How many times during your life have you been really scared or afraid? Have you ever fallen and felt like you couldn’t get up? Has the phrase, “I can’t” ever passed through your lips?
If you are pondering thoughts or reflecting on trials related to these questions, please share your experiences. Where did you find the strength to rise and overcome?
While driving through a small town, I saw a church sign that read, “Faith is having the ability to not panic.” Until then, I don’t think I ever associated the word, panic with faith. But after some thought, I agreed, there are circumstances which do reach levels so overwhelming or devastating, they can induce panic.
Having the ability to not panic is the layman’s term for faith, which is typically followed by the words, believing and trust.
While we can look up the word, “faith” and find similar descriptions or definitions, defining it according to one’s personal beliefs, varies. To me, faith is key to my foundation. It gives me strength when I’m not strong and comfort when I’m scared. Without it, I would not exist.

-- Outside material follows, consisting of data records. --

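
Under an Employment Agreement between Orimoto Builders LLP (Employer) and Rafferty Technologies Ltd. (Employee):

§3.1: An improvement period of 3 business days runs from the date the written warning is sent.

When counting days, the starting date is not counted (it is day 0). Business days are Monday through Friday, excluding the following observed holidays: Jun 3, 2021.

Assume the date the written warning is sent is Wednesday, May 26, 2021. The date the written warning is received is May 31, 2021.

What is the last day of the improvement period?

May 31, 2021

The last day of the improvement period: 3 business days after Wednesday, May 26, 2021, skipping weekends — May 27, May 28, May 31 — lands on Monday, May 31, 2021.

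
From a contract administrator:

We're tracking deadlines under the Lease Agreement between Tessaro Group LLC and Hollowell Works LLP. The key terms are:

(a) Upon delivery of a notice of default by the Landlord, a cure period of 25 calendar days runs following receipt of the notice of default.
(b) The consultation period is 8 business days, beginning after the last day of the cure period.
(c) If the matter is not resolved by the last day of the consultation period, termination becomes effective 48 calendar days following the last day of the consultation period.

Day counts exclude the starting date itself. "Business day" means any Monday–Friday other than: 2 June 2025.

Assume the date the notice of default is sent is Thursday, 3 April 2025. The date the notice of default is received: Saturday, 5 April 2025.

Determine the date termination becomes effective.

The last day of the cure period: 25 calendar days after 5 April 2025 is 30 April 2025.
The last day of the consultation period: counting 8 business days from Wednesday, 30 April 2025 (May 1, May 2, May 5, May 6, May 7, May 8, May 9, May 12, skipping weekends) reaches Monday, 12 May 2025.
The date termination becomes effective: 12 May 2025 + 48 days = 29 June 2025.

29 June 2025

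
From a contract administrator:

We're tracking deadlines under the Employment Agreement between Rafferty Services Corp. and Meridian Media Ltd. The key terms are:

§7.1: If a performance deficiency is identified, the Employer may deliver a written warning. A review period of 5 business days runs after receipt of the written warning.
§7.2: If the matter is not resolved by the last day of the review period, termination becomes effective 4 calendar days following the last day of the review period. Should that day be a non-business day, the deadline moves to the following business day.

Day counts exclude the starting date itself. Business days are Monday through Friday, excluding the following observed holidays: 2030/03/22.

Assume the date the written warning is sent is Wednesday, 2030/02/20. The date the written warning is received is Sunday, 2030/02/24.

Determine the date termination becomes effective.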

Do you believe everything happens for a reason?
Beginning with the first day of this year, I was on the receiving end of one of the toughest health challenges of my life. As the needs arose to make decisions, I did what I had to do, along with putting complete trust in my faith. As the days approached my most recent operation, I was able to see how past experiences intertwined and just how far the ripples of my life touched others, and vice versa.
My eyes have been opened for a very long time and I’ve been able to see a higher being’s hand at work, while not fully understanding, but accepting that there is a plan for me. With recent experiences, I’ve witnessed trials that have gone full circle and found great comfort in being able to see there really is a reason for everything. Even though it’s difficult to face the challenges, and sometimes even harder to take the steps forward, I am grateful beyond words for these opportunities.

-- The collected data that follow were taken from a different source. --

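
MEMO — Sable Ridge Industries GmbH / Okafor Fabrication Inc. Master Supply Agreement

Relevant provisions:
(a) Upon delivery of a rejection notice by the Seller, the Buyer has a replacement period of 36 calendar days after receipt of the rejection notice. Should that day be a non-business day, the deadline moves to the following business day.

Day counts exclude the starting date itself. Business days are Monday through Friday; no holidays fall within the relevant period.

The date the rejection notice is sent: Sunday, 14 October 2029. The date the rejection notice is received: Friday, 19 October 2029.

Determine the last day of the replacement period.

Adding 36 calendar days to 19 October 2029 gives 24 November 2029, which is the last day of the replacement period. That falls on a Saturday, so it rolls to the next business day, Monday, 26 November 2029.

26 November 2029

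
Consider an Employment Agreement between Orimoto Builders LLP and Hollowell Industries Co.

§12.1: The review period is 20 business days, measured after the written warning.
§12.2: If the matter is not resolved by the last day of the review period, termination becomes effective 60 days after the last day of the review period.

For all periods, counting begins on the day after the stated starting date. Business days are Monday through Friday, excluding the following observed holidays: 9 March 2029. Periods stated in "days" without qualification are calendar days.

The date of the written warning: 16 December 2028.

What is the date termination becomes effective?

13 March 2029

The last day of the review period: counting 20 business days from Saturday, 16 December 2028 (Dec 18, Dec 19, Dec 20, Dec 21, …, Jan 10, Jan 11, Jan 12, skipping weekends) reaches Friday, 12 January 2029.
The date termination becomes effective: 12 January 2029 + 60 days = 13 March 2029.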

When I decided to have operation number 32, I relinquished all control and for the first time ever, I completely surrendered myself and had faith in a higher being to rescue me according to that higher plan and not my own. By doing this, I experienced yet another unbelievable feeling of comfort, making every step of my journey worthwhile.
































Merry Christmas, Annette. And thank you for your blogs, which allow me to think a little deeper about my arthritis, but also my life.